If they do not survive the Ukrainian war, their families will be compensated with five million rubles ($79,113), according to the report.
Relatives of the convicts from several St. Petersburg penitentiary colonies, such as IK-7 Yablonevka and IK-6 Obukhovo, claim that the Wagner people were visiting those prisons, offering the convicts a deal.
“On Friday evening, the so-called checkers arrived in Yablonevka and spoke to the convicts, pushing them to get up and ‘protect the Motherland’,” a relative of a convict told IStories, adding that another prisoner said that if they accept the deal, they will be escorted to Donbas.
Once they reach Ukraine, the volunteers will have a difficult task: “To detect Nazis, who are difficult to detect, as they’ve been well trained.”
The prisoners were also told that they would be at the forefront and that, therefore, “not everyone will return.”
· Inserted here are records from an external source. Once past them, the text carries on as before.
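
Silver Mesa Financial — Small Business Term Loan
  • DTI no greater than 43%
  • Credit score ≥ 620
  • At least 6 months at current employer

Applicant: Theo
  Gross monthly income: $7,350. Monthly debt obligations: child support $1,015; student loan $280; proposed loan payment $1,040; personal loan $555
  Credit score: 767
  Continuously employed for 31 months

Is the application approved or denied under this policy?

Total monthly debts = (1,015 + 280 + 1,040 + 555) = 2,890. DTI = 2,890/7,350 = 39.3% ≤ 43%
Credit score 767 ≥ 620 (meets)
Employment 31 ≥ 6 months
All criteria satisfied.

Approved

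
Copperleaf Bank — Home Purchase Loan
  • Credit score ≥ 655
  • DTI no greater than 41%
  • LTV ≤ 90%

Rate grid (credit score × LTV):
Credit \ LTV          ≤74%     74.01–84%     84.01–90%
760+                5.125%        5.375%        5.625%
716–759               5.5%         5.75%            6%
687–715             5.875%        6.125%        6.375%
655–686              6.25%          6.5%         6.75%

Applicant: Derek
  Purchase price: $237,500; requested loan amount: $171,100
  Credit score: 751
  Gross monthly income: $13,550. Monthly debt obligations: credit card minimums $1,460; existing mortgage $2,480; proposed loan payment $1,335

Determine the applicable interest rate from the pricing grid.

Credit score 751 ≥ 655; Total monthly debts = (1,460 + 2,480 + 1,335) = 5,275. DTI = 5,275/13,550 = 38.9% ≤ 41%
LTV: 171,100 ÷ 237,500 = 72%, within 90% cap
Credit 751 → row 716–759; LTV 72% → column ≤74%. Grid cell → 5.5%.

5.5%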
Allegedly, some 200 convicts were interested in joining the mercenary group, but some 40 of them signed up at the end after passing strict tests, including a lie detector test.
“If the worst happens, I will earn you an apartment,” an inmate told his close family. He said he was considering accepting Wagner’s offer, which would also include the erasure of his criminal record.
He allegedly changed his mind since his family strongly opposed the proposal.
The media said that the mercenaries’ representatives have some sort of a schedule to visit more penitentiary colonies in the near future, in search for fighters against “Nazis”. It also said that the convicts’ relatives demanded a meeting with the Yablonevka colony commander, to get more information, but that he refused to meet them.
The Wagner Group is thought to be headed by a close friend of President Vladimir Putin – Yevgeny Prigozhin, a restaurant and catering businessman, also known as “Putin’s Chef”.
The group rose to notoriety during the first Russian attack on Ukraine, where it assisted separatist troops of the self-proclaimed Donetsk and Luhansk People’s Republics from 2014 to 2015.
Russian mercenaries within the Wagner Group, also known as Putin’s Army, are believed to be involved in numerous fights, including severe atrocities, in Libya, Central African Republic, Syria and Mali.
Prigozhin is also known for funding the Internet Research Agency (IRA), a troll farm known for spreading disinformation globally, so the Wagner Group is also entrusted with spreading disinformation on behalf of the Kremlin, in addition to fighting on the side of troops associated with the Russian government.